Protetores lutam contra o preconceito para salvar animais na Índia


Redação ANDA – Agência de Notícias de Direitos Animais

Reprodução/Danish Siddiqui/Reuters
Reprodução/Danish Siddiqui/Reuters

Os protetores de animais em situação de rua de Mumbai têm recebido várias críticas, muitas vezes violentas. Os argumentos usados pelos agressores contra a proteção animal, por sua vez, são previsíveis e equivocados.

Entre eles, há cobranças para que os protetores levem os animais para casa, auxiliem seres humanos em vez de animais e a falácia de que cães alimentados são uma ameaça, diz o Scroll In.

Embora ocorram inúmeros crimes de crueldade contra animais, os protetores mostram que ainda há compaixão e respeito. Seu trabalho normalmente envolve o fornecimento de alimentos, vacinação para prevenir infecções e doenças, primeiros socorros e iniciativas  para controlar a população de animais de rua.

Estima-se que há 30 milhões de cães nas ruas da Índia, um recorde em relação a qualquer país. Em 2015, um estudo publicado na PLoS Neglected Tropical Diseases revelou que entre as 59 mil mortes de animais de raiva do mundo, a Índia somou 20,847 mil, também a maior taxa global.

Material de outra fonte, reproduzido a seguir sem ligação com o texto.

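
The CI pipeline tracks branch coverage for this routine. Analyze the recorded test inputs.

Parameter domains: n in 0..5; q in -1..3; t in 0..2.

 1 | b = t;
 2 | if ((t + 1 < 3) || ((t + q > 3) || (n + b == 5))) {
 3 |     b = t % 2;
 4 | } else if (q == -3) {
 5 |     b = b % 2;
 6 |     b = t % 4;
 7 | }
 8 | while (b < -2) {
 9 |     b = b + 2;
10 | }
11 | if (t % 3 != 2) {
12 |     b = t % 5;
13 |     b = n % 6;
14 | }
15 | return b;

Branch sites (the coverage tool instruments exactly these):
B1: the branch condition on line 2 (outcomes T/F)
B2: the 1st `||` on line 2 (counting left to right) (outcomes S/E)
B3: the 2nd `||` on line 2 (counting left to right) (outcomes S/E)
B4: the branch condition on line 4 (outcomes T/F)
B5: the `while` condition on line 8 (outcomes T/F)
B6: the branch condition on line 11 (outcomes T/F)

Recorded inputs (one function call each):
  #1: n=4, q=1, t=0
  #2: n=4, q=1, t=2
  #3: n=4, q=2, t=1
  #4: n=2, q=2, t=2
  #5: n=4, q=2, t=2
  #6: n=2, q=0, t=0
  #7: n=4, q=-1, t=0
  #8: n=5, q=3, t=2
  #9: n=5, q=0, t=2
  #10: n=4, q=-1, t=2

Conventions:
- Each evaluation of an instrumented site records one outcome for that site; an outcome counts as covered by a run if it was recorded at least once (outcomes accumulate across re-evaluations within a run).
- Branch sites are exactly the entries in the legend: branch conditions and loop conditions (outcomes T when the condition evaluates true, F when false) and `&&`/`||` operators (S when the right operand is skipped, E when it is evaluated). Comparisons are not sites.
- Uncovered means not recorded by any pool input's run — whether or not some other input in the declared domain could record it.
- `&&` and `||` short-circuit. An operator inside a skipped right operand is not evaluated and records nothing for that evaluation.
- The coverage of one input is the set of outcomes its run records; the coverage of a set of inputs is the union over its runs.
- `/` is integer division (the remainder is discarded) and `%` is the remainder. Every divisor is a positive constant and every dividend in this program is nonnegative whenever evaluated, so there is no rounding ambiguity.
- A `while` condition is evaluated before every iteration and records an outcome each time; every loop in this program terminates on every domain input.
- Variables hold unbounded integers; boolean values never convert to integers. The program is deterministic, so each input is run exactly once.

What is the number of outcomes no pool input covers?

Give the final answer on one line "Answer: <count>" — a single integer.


input #1, n=4, q=1, t=0: outcomes B1=T, B2=S, B5=F, B6=T
input #2, n=4, q=1, t=2: outcomes B1=F, B2=E, B3=E, B4=F, B5=F, B6=F
input #3, n=4, q=2, t=1: outcomes B1=T, B2=S, B5=F, B6=T
input #4, n=2, q=2, t=2: outcomes B1=T, B2=E, B3=S, B5=F, B6=F
input #5, n=4, q=2, t=2: outcomes B1=T, B2=E, B3=S, B5=F, B6=F
input #6, n=2, q=0, t=0: outcomes B1=T, B2=S, B5=F, B6=T
input #7, n=4, q=-1, t=0: outcomes B1=T, B2=S, B5=F, B6=T
input #8, n=5, q=3, t=2: outcomes B1=T, B2=E, B3=S, B5=F, B6=F
input #9, n=5, q=0, t=2: outcomes B1=F, B2=E, B3=E, B4=F, B5=F, B6=F
input #10, n=4, q=-1, t=2: outcomes B1=F, B2=E, B3=E, B4=F, B5=F, B6=F
union over the pool: B1=T, B1=F, B2=S, B2=E, B3=S, B3=E, B4=F, B5=F, B6=T, B6=F
uncovered (2 of 12): B4=T, B5=T
Answer: 2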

Há 22 anos, JennyLou Bhiwandiwalla começou a cuidar e alimentar 10 animais. Hoje, são 300 animais que recebem assistência, sendo que até agora três mil cachorros foram vacinados e castrados. Conhecer a lei a ajuda a continuar o trabalho: “A constituição indiana é a única no mundo que assegura direitos para os animais”, diz Bhiwandiwalla.

Mesmo com as críticas negativas, o artigo 21 da constituição do país protege todas as formas de vida, incluindo a animal, e o artigo 51A (g) impõe que os cidadãos tenham compaixão por todos os seres vivos.

Isso nem sempre foi assim. Até 1994, cães eram assassinados em Mumbai com a justificativa de controle da população. Eles eram recolhidos e enforcados, eletrocutados, envenenados, espancados até a morte ou liberados como presas em parques nacionais.